Senators Mitt Romney, Richard Burr (NC) and Steve Daines (Mont) have proposed the Family Security Act 2.0 to expand the Child Tax Credit for working families. So far, it is just a summary proposal without bill text. The child benefit provisions improve the current child tax credit, with the notable exception of excluding U.S. citizen children living in mixed-status families. The proposed means to pay for this credit, however, particularly the revisions to the Earned Income Tax Credit and eliminating Head of Household filing status, improperly places the burden to pay for the increased CTC on low- and moderate-income families.
Senator Tim Scott and eleven other Republican Senator co-signers have introduced the CCDBG Reauthorization Act 2022. This increases family eligibility from 85% of state median income up to 150% SMI and introduces a sliding scale for family co-pays so that families earning less than 75% of SMI would not pay anything out of pocket:
These changes are welcome, but become meaningless unless additional funding is provided. Under current funding, without the expansion proposed by Senator Scott, only 9.5% of eligible children in Utah under age 6 are served by CCDBG funds. In order to fund early childhood investments, Congress should analyze the tax benefits provided to second homeowners and the estate tax.

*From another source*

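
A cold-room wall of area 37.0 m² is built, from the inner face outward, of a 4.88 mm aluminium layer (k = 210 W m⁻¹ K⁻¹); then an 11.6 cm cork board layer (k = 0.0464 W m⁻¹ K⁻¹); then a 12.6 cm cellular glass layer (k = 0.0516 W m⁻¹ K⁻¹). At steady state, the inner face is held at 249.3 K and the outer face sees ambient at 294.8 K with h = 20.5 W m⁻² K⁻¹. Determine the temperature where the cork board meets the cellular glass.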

Congress should eliminate the mortgage interest deduction on the estimated 7.5 million second homes in the U.S. According to the Tax Policy Center, reducing the mortgage interest deduction as part of the Tax Cuts and Jobs Act (TCJA) did not hurt home values as feared by critics, and the majority of households who claim this deduction are high-income.
Another potential funding source is to reduce the estate tax exemption. Currently, each estate may claim an exemption at $12.06 million per person, which is more than double the amount ($5.49 million) permitted prior to 2018 when the TCJA law increased it. The Penn Wharton Budget Model predicts that the federal estate tax would have generated 9 times more revenue in 2019 without the tax changes in 2001 and 2017. According to the Tax Policy Center, in 2017 the total amount of net estate tax paid was $19,940,000,000. In 2020, the total amount of net estate tax paid was $9,334,000,000, reduced by over half. Notably, Californians paid the most at $2,325,634,000 while Utahns could not be shown in the chart for fear of disclosing individual taxpayer data. Raising the exemption threshold in the TCJA lost $10,606,000,000 in 2020 as compared to 2017.